The Constitution prohibits the General Assembly from tampering with salaries once they are recommended by an independent commission and officially set at the start of each four-year term. As a result, the annual salaries for delegates and senators will increase from $27,000 to $28,000 on Jan. 1, 1993 -- the midpoint of the 1993 fiscal year.
Reimbursement for meals and lodging while lawmakers are on official business in Annapolis will rise from $94 to $98 a day, effective the same date.
Even with those increases, the $37.7 million General Assembly budget for fiscal 1993, recommended yesterday by a subcommittee of the Legislative Policy Committee, is $2.1 million less than the budget appropriated for the current fiscal year. The TC full committee is scheduled to vote on the budget next week. If approved as expected, it will be forwarded to Gov. William Donald Schaefer for automatic inclusion in his overall state budget.
The latest reductions include a cut of $1,500 per legislator in the funds authorized for operation of district offices, including rent, telephones, postage, office supplies, equipment and contractual help. District office accounts for senators will drop from $18,265 a year to $16,765; accounts for delegates will be cut from $17,007 to $15,507.
Funds allocated for out-of-state travel by lawmakers, already reduced from $150,000 in fiscal year 1991 to $97,475 this year, will drop to $40,000 next year.
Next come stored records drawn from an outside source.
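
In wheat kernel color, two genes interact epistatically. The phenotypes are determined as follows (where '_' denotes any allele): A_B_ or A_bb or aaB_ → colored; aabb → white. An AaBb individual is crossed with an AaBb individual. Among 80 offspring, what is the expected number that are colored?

Cross: AaBb × AaBb — consider each gene separately:
A gene: Aa × Aa → 1 AA, 2 Aa, 1 aa → 3 A_ : 1 aa (out of 4)
B gene: Bb × Bb → 1 BB, 2 Bb, 1 bb → 3 B_ : 1 bb (out of 4)
Genotype classes (out of 4 × 4 = 16): A_B_ = 3×3 = 9; A_bb = 3×1 = 3; aaB_ = 1×3 = 3; aabb = 1×1 = 1
Apply the phenotype rules: A_B_ (9) + A_bb (3) + aaB_ (3) → colored; aabb (1) → white
Phenotype counts (out of 16): 15 colored, 1 white
colored: 15 out of 16 → fraction 15/16
Expected count = 15/16 × 80 = 75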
"We can't ask others to do it unless we do it ourselves first," said House Speaker R. Clayton Mitchell Jr., D-Kent. Legislative leaders are working with Governor Schaefer to find ways to eliminate a budget deficit over the next 18 months that is now estimated to exceed $1 billion.
William S. Ratchford II, director of the legislature's Department of Fiscal Services, said all pay increases for legislative staff, including normal "step" increases, were denied for the coming year. In effect, 5 1/2 budgeted jobs also will be eliminated and several others held vacant as part of the cost-cutting effort.
The lawmakers recommended elimination of funds used to print the Annapolis Report, a generic end-of-session newsletter that lawmakers from at least 10 legislative districts send to their constituents. Funds for Your Voice in Annapolis, a glossy brochure for the public describing the General Assembly, were eliminated.
Outside printing of personal stationery for each lawmaker was slashed to save $79,000. In its place, simpler stationery will be printed in-house for about $30,000, Mr. Ratchford said.
Legislative leaders directed the staff to ignore a 5 percent increase in dues the state pays to belong to the National Conference of State Legislatures; it will send instead the same amount paid this year: $89,000.
"Just send them the check we sent in last year. When they cash it, it is payment in full," said House Appropriations Chairman Charles J. Ryan Jr., D-Prince George's.
The subcommittee considered reducing a $150,000 contingency fund, but decided against it, fearing the legislature may need the money to defend its action in court against a lawsuit attempting to overturn its congressional redistricting map.
Members also suggested cutting the $16,000 spent on the coffee that fuels lawmakers during the often interminable legislative hearings. Ultimately, however, they decided that would be too drastic.